O movimento, oficialmente denominado “Dia Nacional de Lutas por Direitos e Emprego”, acontecerá em várias capitais e também em diversas cidades do interior.
Na região central do estado, já estão confirmadas ações em Bauru, Itapuí, Bariri e Lençóis Paulista.
Em Bauru, haverá panfletagem já na madrugada, na porta de fábricas e empresas de grande porte da cidade, além de agências bancárias, entre o período da manhã e o começo da tarde, seguindo com um ato público em frente à Câmara Municipal, a partir das 17h. Na Capital Paulista, as principais ações ocorrerão na Avenida Paulista.
Contrariedade
As Medidas Provisórias 664 e 665 foram editadas em 29 de dezembro, três dias antes do final do primeiro mandato de Dilma Rousseff. Os ajustes envolvem regras para concessão do abono salarial, seguro-desemprego, auxílio-doença e pensão por morte.

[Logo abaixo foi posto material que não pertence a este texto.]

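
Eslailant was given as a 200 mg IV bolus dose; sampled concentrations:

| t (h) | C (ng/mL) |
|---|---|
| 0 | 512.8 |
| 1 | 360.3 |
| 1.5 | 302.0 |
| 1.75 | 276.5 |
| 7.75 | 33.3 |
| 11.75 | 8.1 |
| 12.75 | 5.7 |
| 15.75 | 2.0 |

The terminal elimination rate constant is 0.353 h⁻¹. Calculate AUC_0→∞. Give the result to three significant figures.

AUC = 1710 ng/mL·h

Trapezoidal AUC_0→15.75:
  [0→1]: (512.8+360.3)/2 × 1 = 436.55
  [1→1.5]: (360.3+302.0)/2 × 0.5 = 165.575
  [1.5→1.75]: (302.0+276.5)/2 × 0.25 = 72.3125
  [1.75→7.75]: (276.5+33.3)/2 × 6 = 929.4
  [7.75→11.75]: (33.3+8.1)/2 × 4 = 82.8
  [11.75→12.75]: (8.1+5.7)/2 × 1 = 6.9
  [12.75→15.75]: (5.7+2.0)/2 × 3 = 11.55
  Sum = 1705.0875 ng/mL·h
Extrapolated tail: C_last / k_e = 2.0 / 0.353 = 5.666
AUC_0→∞ = 1705.0875 + 5.666 = 1710.7535 ng/mL·h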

O veto ao reajuste de 6,5% na tabela do Imposto de Renda, sem sequer cobrir a inflação acumulada em 2014, também acabou integrando o ‘pacote’.
No caso do abono salarial, quem trabalhava um mês por ano com carteira assinada, e recebia até dois salários mínimos, tinha direito a um salário mínimo como abono. Agora, são necessários seis meses ininterrupto, e o pagamento será proporcional ao tempo trabalhado. Para o seguro-desemprego, havia carência de seis meses de trabalho, que agora passam para 18 meses na primeira solicitação, 12 meses na segunda e seis a partir da terceira.
No caso do auxílio-doença, o benefício era de 91% do salário do segurado, limitado ao teto do INSS. Além disso, as empresas arcavam com o custo de 15 dias de salário antes do INSS.
Agora, o teto é a média das últimas 12 contribuições e as empresas arcam com o custo de 30 dias de salário antes do INSS.
Reação
O presidente do Sindicato dos Químicos de Bauru, Edson Dias Bicalho, explica que as medidas do governo federal levaram a descontentamento dos trabalhadores.
“Estamos em um momento de crise, em que há tendência a haver mais pessoas sem emprego, e justamente em momento como este, em que o trabalhador precisaria ser amparado, o governo retira benefícios. Esta mobilização nacional tem como objetivo uma audiência no próximo mês com a presidente Dilma Rousseff, para que as medidas sejam revistas”, afirma.
“Todas as revisões são complicadas, como no seguro-desemprego, no auxílio-doença e nas regras para concessão de pensão. Nesta, por exemplo, a gente vê que são nos primeiros dois anos de trabalho que há tendência de ocorrer mais acidentes, pela própria inexperiência, e agora se exige dois anos para que o direito possa ser reivindicado. Ou seja, se um trabalhador morrer nos primeiros dois anos, a família ficará desassistido, isso é muito complicado”, menciona Bicalho, que estará em São Paulo hoje para participar dos atos que ocorrerão na Capital estadual.
“São medidas que vão na contramão do momento econômico do País, que pede atenção aos trabalhadores. Se a situação persistir, uma grande marcha no dia 26 de fevereiro ocorrerá em São Paulo, pois as medidas começam a vigorar em março”.